她眼中闪过一丝狡黠,脑中突然有了个主意。
距离文理分班还有一学期,那她肯定不会让他安生的,不然怎么能咽得下当初那口气?
反正以后江祁安有什么,她就要抢什么。
抢什么不重要,重要的是得让他心里不痛快,这就是她的目的。
她看了眼手中的校牌,抬眼瞥了下江祁安的背影,嘴角一扬,心上一计。
女孩扎着丸子头,碎发凌乱,她眼尾上扬,两个眼睛水灵灵的,脸小且精致,一眼望去尽显灵动。
还记得在十四中那三年,校园墙上常有出现夏简心照片的帖子。
那时就有人说,她夏简心站在哪,哪就是光之向往的中心世界。因为只要在她身边,悲伤就永远赶不上她的下一个笑点。

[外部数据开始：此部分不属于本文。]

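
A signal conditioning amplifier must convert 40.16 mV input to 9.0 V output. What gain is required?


Gain = Vout / Vin (converting to same units).
G = 9.0 V / 40.16 mV
G = 9000.0 mV / 40.16 mV
G = 224.1

224.1


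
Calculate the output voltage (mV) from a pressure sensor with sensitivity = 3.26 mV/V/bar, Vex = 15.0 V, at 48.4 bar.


Output = sensitivity * Vex * P.
Vout = 3.26 * 15.0 * 48.4
Vout = 48.9 * 48.4
Vout = 2366.76 mV

2366.76 mV


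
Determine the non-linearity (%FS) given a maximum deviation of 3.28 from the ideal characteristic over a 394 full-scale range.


Linearity error = (max deviation / full scale) * 100%.
Linearity = (3.28 / 394) * 100
Linearity = 0.832 %FS

0.832 %FS


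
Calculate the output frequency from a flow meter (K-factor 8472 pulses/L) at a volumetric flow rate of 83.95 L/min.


Frequency = K * Q / 60 (converting L/min to L/s).
f = 8472 * 83.95 / 60
f = 711224.4 / 60
f = 11853.74 Hz

11853.74 Hz


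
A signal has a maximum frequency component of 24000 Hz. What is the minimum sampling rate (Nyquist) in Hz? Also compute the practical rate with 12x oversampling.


By Nyquist theorem, fs_min = 2 * fmax.
fs_min = 2 * 24000 = 48000 Hz
Practical rate = 12 * fs_min = 12 * 48000 = 576000 Hz

fs_min = 48000 Hz, fs_practical = 576000 Hz


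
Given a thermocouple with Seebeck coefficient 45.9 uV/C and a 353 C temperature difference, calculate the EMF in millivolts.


The thermocouple output V = sensitivity * dT.
V = 45.9 uV/C * 353 C
V = 16202.7 uV
V = 16.203 mV

16.203 mV


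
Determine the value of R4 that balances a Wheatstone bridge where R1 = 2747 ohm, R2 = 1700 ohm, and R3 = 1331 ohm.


At balance: R1*R4 = R2*R3, so R4 = R2*R3/R1.
R4 = 1700 * 1331 / 2747
R4 = 2262700 / 2747
R4 = 823.7 ohm

823.7 ohm


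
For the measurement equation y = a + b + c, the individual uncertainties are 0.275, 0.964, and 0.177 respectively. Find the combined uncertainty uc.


For a sum of independent quantities, uc = sqrt(u1^2 + u2^2 + u3^2).
uc = sqrt(0.275^2 + 0.964^2 + 0.177^2)
uc = sqrt(0.075625 + 0.929296 + 0.031329)
uc = 1.018

1.018


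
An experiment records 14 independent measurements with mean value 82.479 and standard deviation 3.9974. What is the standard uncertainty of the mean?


The standard uncertainty for Type A evaluation is u = s / sqrt(n).
u = 3.9974 / sqrt(14)
u = 3.9974 / 3.7417
u = 1.0684

1.0684


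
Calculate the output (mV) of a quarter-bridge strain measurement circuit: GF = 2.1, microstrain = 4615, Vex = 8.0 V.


Quarter bridge output: Vout = (GF * epsilon * Vex) / 4.
Vout = (2.1 * 4615e-6 * 8.0) / 4
Vout = 0.077532 / 4 V
Vout = 0.019383 V = 19.383 mV

19.383 mV


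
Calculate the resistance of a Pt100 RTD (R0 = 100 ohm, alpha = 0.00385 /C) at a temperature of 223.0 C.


The RTD equation: Rt = R0 * (1 + alpha * T).
Rt = 100 * (1 + 0.00385 * 223.0)
Rt = 100 * (1 + 0.85855)
Rt = 100 * 1.85855
Rt = 185.855 ohm

185.855 ohm


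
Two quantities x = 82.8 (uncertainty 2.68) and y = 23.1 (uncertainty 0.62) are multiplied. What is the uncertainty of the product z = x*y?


For a product z = x*y, the relative uncertainty is:
uz/z = sqrt((ux/x)^2 + (uy/y)^2)
Relative uncertainties: ux/x = 2.68/82.8 = 0.032367
uy/y = 0.62/23.1 = 0.02684
z = 82.8 * 23.1 = 1912.7
uz = 1912.7 * sqrt(0.032367^2 + 0.02684^2) = 80.424

80.424


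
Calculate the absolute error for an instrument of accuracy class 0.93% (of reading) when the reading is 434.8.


Absolute error = (accuracy% / 100) * reading.
Error = (0.93 / 100) * 434.8
Error = 0.0093 * 434.8
Error = 4.0436

4.0436


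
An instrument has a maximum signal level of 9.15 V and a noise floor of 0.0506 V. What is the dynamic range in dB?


Dynamic range = 20 * log10(Vmax / Vnoise).
DR = 20 * log10(9.15 / 0.0506)
DR = 20 * log10(180.83)
DR = 45.15 dB

45.15 dB


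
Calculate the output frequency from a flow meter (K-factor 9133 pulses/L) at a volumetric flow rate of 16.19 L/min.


Frequency = K * Q / 60 (converting L/min to L/s).
f = 9133 * 16.19 / 60
f = 147863.27 / 60
f = 2464.39 Hz

2464.39 Hz


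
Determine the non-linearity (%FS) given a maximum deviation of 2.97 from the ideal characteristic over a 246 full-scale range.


Linearity error = (max deviation / full scale) * 100%.
Linearity = (2.97 / 246) * 100
Linearity = 1.207 %FS

1.207 %FS


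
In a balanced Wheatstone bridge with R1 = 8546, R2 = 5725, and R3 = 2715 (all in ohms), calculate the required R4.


At balance: R1*R4 = R2*R3, so R4 = R2*R3/R1.
R4 = 5725 * 2715 / 8546
R4 = 15543375 / 8546
R4 = 1818.79 ohm

1818.79 ohm


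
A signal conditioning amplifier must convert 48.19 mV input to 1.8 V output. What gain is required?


Gain = Vout / Vin (converting to same units).
G = 1.8 V / 48.19 mV
G = 1800.0 mV / 48.19 mV
G = 37.35

37.35


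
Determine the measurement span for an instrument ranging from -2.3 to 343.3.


Span = upper range - lower range.
Span = 343.3 - (-2.3)
Span = 345.6

345.6


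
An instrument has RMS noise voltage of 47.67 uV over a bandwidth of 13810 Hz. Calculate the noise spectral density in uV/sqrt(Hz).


Noise spectral density = Vrms / sqrt(BW).
NSD = 47.67 / sqrt(13810)
NSD = 47.67 / 117.516
NSD = 0.4056 uV/sqrt(Hz)

0.4056 uV/sqrt(Hz)


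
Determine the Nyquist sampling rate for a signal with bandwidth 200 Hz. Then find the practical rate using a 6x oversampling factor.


By Nyquist theorem, fs_min = 2 * fmax.
fs_min = 2 * 200 = 400 Hz
Practical rate = 6 * fs_min = 6 * 400 = 2400 Hz

fs_min = 400 Hz, fs_practical = 2400 Hz


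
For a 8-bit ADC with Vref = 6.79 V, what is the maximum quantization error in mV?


The maximum quantization error is +/- LSB/2.
LSB = Vref / 2^n = 6.79 / 256 = 0.02652344 V
Max error = LSB / 2 = 0.02652344 / 2 = 0.01326172 V
Max error = 13.2617 mV

13.2617 mV


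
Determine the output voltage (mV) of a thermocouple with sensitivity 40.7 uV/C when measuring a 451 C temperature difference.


The thermocouple output V = sensitivity * dT.
V = 40.7 uV/C * 451 C
V = 18355.7 uV
V = 18.356 mV

18.356 mV


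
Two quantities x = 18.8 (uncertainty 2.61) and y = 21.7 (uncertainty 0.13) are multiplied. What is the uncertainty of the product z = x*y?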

她拿笔戳了戳江祁安背,理不直,气也壮地质问:“你狗儿是咱班的班长?”
许卿夏坐江祁安旁边替他回答:“是啊,昨天班主任定的。”
夏简心啧了啧嘴,纳闷道:“咱班没好苗子了?连狗都不放过?”
江祁安:“......”
"那他叫啥?"夏简心问。
许卿夏观察着她的态度,回复道:“江祁安。咋了?你要跟他宣战?哎不是我说,你俩要不直接挂帅吧?然后在咱学校招招兵,买买马,顺便把我们这些老兵七八年后的就业问题也给安排了,成不?”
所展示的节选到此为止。